Liszt at the Piano, painted in 1840 - regarding Franz’s birthday yesterday, by Josef Danhauser
Danhauser (1805-1845) was an Austrian Biedermeier artist from Vienna, known also for painting the death mask of Beethoven soon after he passed away. Although appointed professor to the Academy in Vienna, he preferred travelling around Europe with his patron. Unfortunately he died young of typhus, at the age of forty.
The painting of Liszt and friends was painted for piano maker Conrad Graf; it’s not a depiction of any real event, since people on it had never been in Vienna all at the same time. It is an ideal group portrait of people that belonged to Liszt’s Parisian circle - George Sand, Dumas the father and Victor Hugo; Nicolo Paganini, Gioachino Rossini and Liszt. Liszt is playing the piano on which stands a huge bust of Beethoven, which he indeed had in his room, only smaller, and to which all three musicians of the group are looking at. On the wall, as a painting within a painting, there is a portrait of the poet Lord Byron, another heroic presence in absence.

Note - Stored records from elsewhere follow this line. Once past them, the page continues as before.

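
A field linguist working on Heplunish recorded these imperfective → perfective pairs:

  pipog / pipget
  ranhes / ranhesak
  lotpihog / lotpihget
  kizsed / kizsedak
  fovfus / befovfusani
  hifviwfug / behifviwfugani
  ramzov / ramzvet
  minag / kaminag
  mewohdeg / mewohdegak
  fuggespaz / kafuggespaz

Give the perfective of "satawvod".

satawvdet

ranhes and fovfus both end in -s yet inflect differently (ranhesak, befovfusani), so the final letter is not what conditions the rule; the last vowel is.
"satawvod" has last vowel 'o'. The stems whose last vowel is 'o' (ramzov → ramzvet, pipog → pipget, lotpihog → lotpihget) delete the last vowel and add -et.
The other patterns: stems whose last vowel is 'e' add -ak; stems whose last vowel is 'u' add be- … -ani around the stem; stems whose last vowel is 'a' add the prefix ka-.
So satawvod → satawvdet.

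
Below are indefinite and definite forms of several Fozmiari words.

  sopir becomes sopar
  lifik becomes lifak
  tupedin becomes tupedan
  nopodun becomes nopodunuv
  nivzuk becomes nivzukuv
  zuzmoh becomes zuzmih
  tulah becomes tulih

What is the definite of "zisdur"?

"zisdur" has last vowel 'u'. The stems whose last vowel is 'u' (nopodun → nopodunuv, nivzuk → nivzukuv) add -uv.
The other patterns: stems whose last vowel is 'i' change the last vowel to 'a'; stems whose last vowel is 'a' or 'o' change the last vowel to 'i'.
So zisdur → zisduruv.

zisduruv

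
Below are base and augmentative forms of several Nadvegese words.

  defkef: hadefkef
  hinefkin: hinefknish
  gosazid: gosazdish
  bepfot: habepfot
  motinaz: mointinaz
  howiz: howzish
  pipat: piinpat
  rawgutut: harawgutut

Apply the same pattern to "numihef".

hanumihef

motinaz and howiz both end in -z yet inflect differently (mointinaz, howzish), so the final letter is not what conditions the rule; the last vowel is.
"numihef" has last vowel 'e'. The one such stem in the data (defkef → hadefkef) adds the prefix ha-, so the same rule applies.
The other patterns: stems whose last vowel is 'a' insert -in- after the first vowel; stems whose last vowel is 'i' delete the last vowel and add -ish.
So numihef → hanumihef.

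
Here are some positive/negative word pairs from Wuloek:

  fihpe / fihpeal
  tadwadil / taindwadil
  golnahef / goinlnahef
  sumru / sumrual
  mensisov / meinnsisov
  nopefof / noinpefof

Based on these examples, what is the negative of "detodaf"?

deintodaf

"detodaf" ends in a consonant. The stems ending in a consonant (golnahef → goinlnahef, mensisov → meinnsisov, tadwadil → taindwadil) insert -in- after the first vowel.
The other pattern: stems ending in a vowel add -al.
So detodaf → deintodaf.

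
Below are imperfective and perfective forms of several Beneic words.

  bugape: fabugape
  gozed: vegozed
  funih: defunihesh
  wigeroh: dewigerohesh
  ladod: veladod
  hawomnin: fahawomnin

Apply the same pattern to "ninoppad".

ladod and wigeroh both have last vowel 'o' yet inflect differently (veladod, dewigerohesh), so the last vowel is not what conditions the rule; the final letter is.
"ninoppad" ends in -d. The stems ending in -d (ladod → veladod, gozed → vegozed) add the prefix ve-.
So ninoppad → veninoppad.

veninoppad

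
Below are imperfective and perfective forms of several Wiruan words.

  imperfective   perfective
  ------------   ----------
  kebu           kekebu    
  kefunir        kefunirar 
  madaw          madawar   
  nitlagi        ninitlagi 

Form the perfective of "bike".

nitlagi and kefunir both have last vowel 'i' yet inflect differently (ninitlagi, kefunirar), so the last vowel is not what conditions the rule; whether the stem ends in a vowel or a consonant is.
"bike" ends in a vowel. The stems ending in a vowel (kebu → kekebu, nitlagi → ninitlagi) repeat the first consonant+vowel as a prefix.
So bike → bibike.

bibike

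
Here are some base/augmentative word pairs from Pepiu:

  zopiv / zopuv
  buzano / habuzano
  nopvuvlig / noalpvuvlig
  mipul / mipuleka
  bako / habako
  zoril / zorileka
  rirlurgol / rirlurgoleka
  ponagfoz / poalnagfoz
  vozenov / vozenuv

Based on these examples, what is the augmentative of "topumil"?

"topumil" ends in -l. The stems ending in -l (mipul → mipuleka, rirlurgol → rirlurgoleka, zoril → zorileka) add -eka.
So topumil → topumileka.

topumileka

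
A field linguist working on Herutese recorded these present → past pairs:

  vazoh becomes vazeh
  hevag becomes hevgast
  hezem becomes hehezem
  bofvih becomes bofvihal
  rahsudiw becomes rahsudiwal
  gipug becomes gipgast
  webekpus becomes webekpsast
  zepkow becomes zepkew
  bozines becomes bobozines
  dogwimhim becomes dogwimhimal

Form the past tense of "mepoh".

mepeh

"mepoh" has last vowel 'o'. The stems whose last vowel is 'o' (vazoh → vazeh, zepkow → zepkew) change the last vowel to 'e'.
The other patterns: stems whose last vowel is 'e' repeat the first consonant+vowel as a prefix; stems whose last vowel is 'i' add -al; stems whose last vowel is 'a' or 'u' delete the last vowel and add -ast.
So mepoh → mepeh.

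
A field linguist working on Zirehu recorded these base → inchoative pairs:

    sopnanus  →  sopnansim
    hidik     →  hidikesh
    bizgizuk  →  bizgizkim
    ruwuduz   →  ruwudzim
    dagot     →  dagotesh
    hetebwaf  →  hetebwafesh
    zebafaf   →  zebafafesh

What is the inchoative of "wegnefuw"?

wegnefwim

bizgizuk and hidik both end in -k yet inflect differently (bizgizkim, hidikesh), so the final letter is not what conditions the rule; the last vowel is.
"wegnefuw" has last vowel 'u'. The stems whose last vowel is 'u' (ruwuduz → ruwudzim, sopnanus → sopnansim, bizgizuk → bizgizkim) delete the last vowel and add -im.
So wegnefuw → wegnefwim.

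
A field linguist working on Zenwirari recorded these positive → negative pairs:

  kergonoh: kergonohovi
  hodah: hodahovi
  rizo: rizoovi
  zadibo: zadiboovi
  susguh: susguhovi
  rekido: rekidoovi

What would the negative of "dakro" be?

dakroovi

Every pair shown (kergonoh → kergonohovi, hodah → hodahovi, rizo → rizoovi, …) follows the same rule: add -ovi.
So dakro → dakroovi.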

Sitting on the floor, with her head against the piano, is Countess Marie Catherine d’Agoult, who reportedly always took that position when Liszt preformed, falling into some sort of trance ;) She was a writer that used pen name Daniel Stern and held a famous salon where many famous musicians played, including Liszt; the two fell in love and, after she abandoned her husband, lived together in Switzerland. They had three children together aming which one Cosima, the future Cosima Wagner :) Another lady of the group, George Sand, is not depicted as a lady at all - true to her self devised image she is dressed like a man and is smoking a cigar; her hand is on Dumas’ open book, while her leg rests on another - a particularly interesting detail which should suggest that there should be silence while the music is being preformed.
Liszt preformed series of concerts in Vienna in winter 1839-40 on Graf piano; it is however a bit odd that great champions of Graf pianos - most notably Chopin and Clara Wieck Schumann were omitted, especially since both of them used Graf’s pianos much more than Liszt.